我回到南京,蒋总司令一见我面,便问,在这情况下,怎么办?我乃向他分析敌情说:今日武汉既以精锐倾巢来犯,我军势必亦以精锐调回安庆、芜湖之间,迎头堵截,如此则非将我的第七军自前方调回不可。但是我军已深入鲁南,北方之敌亦系直鲁军的精锐。第七军一旦回师,北军势将反攻。以北军的精锐攻我战斗力脆弱的第十、第二十七、第兰十三、第四十四各军,我军决难持久。况徐州向称四战之地,无险可守。与其明知不可守而守之,倒不如将主力撤回淮河南岸,到不得已时,即放弃徐州,而守淮河天险。俟武汉方面问题解决,再挥军北进,尚未为晚。
蒋氏虽同情我的缩短战线,退守淮河的战略主张,但是他畏首畏尾,不愿放弃徐州。他认为徐州是战略要地,得失之间,尤足影响民心士气。放弃徐州,势必增涨北方军阀和武汉的气焰,所以他期期以为不可。

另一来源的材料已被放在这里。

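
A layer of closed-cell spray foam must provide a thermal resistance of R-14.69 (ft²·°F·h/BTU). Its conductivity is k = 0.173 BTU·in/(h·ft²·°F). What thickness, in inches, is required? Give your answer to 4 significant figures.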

我说,古人有言,“蝮蛇啮手,壮士断腕”,又说,“小不忍则乱大谋”。在目前情况之下,我们纵以可战之师守徐州,在战略上已属下策,何况以战斗力薄弱的部队来守徐州,则徐州必失。既知其必失,倒不如先舍之而去,岂可患得患失。无奈蒋氏意志坚决,不愿放弃徐州。我深知徐州之失已成定局,然吾人服从命令行事,也只有徒唤奈何而已。我当即赶回徐州,召集军事会议,宣读蒋总司令训令。调第七军到芜湖以西地区布防。至津浦前线军事则由第三路前敌总指挥王天培负责指挥,固守徐州。
我宣布命令后,立见各将领面有愁容,默默无言。布置完毕,第七军即遵令南撤,开往指定地点布防。当我军南撤尚在途中,武汉军的精锐已向东移动。第二方面军张发奎部正进驻九江,有克日东进模样。宁汉交兵已迫在眉睫。孰知即在此紧要关头,武汉方面的共祸也已至决裂阶段,拖延了武汉军东进的月程。
(二)
武汉方面,自鲁易示汪以共党秘件之后,各领袖已在积极准备分共(武汉自称其反共运动为“分共”,以示有异于南京的“清党运动”)。六月二十九日,武汉警备司令李品仙和第三十五军军长何键都表示反共,并解除汉口工会纠察队的武装。七月十三日,中国共产党中央委员会发出宣言,声明中国共产党党员参加国民政府的,一律撤退。七月十六日,汪兆铭等也以“政治委员会主席团”名义发表答辩声明,指摘共产党破坏革命联合阵线、并将各级政府内的共产党员解职。武汉方面国共至是已正式决裂。八月一日晨三时,张发奎第二方面军所辖的第二十军军长贺龙、第四军师长叶挺和第三军教导团团长兼南昌公安局长朱德遂各率所部叛变于南昌,并组织所谓“革命委员会”。武汉国民政府随即下令申讨,并严令第二方面军总指挥张发奎率部进剿。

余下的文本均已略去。